Genome-wide studies of variation and transcription

The focus of our research is to understand the role of genomic variation in human disease and evolution

After the completion of the Human Genome Project and the creation of a human genome consensus sequence, it was estimated that human genomes were on average 99.9% identical. Over the last few years this view has slowly been changing. The introduction of novel microarray and sequencing based technologies has led to the identification of large amounts of structural genetic variation; copy number variants (CNVs), insertions, deletions and inversions. The maps of this variation in the human genome are still incomplete, and the influence that structural variation has on gene expression, human disease and genome evolution are still relatively uncharacterized.

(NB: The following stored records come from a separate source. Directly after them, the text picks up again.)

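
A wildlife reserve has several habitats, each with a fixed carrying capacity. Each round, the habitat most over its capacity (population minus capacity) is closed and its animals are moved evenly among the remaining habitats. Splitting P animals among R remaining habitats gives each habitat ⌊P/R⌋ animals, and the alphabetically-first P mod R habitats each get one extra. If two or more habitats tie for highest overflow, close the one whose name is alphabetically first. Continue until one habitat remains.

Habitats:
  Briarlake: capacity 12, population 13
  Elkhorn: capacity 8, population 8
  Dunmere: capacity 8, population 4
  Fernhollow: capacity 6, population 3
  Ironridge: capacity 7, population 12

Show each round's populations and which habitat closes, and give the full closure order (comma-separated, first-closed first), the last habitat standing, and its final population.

Round 1: Briarlake=13 Dunmere=4 Elkhorn=8 Fernhollow=3 Ironridge=12 → close Ironridge (overflow 5)
  12÷4 = 3 each, +1 to first 0
Round 2: Briarlake=16 Dunmere=7 Elkhorn=11 Fernhollow=6 → close Briarlake (overflow 4)
  16÷3 = 5 each, +1 to first 1
Round 3: Dunmere=13 Elkhorn=16 Fernhollow=11 → close Elkhorn (overflow 8)
  16÷2 = 8 each, +1 to first 0
Round 4: Dunmere=21 Fernhollow=19 → close Dunmere (overflow 13)
  21÷1 = 21 each, +1 to first 0

Closure order: Ironridge, Briarlake, Elkhorn, Dunmere
Last habitat: Fernhollow with 40 animals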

In my lab, we are using a combination of modern whole genome experimental strategies, bioinformatics and molecular biology techniques to study the variation in the human genome.
We are running project funded by SciLifeLab Uppsala to characterize genetic variation in twins who are concordant and discordant for specific disorders. We also have an active collaboration with the clinical genetics unit, focusing on the genetics of complex genetic disorders, including Tourette Syndrome, mental retardation and schizophrenia. By using sequencing and array technologies, we are hoping to be able to characterize all the coding and structural genetic variation present in these patients, and identify specific variants that lead to increased risk for disease susceptibility.

Another project in the lab is focused on evolutionary aspects of structural genetic variation. We are characterizing genetic variation and gene expression in human and primate genomes. The long term goal is to identify genetic differences that are important for speciation and human specific traits.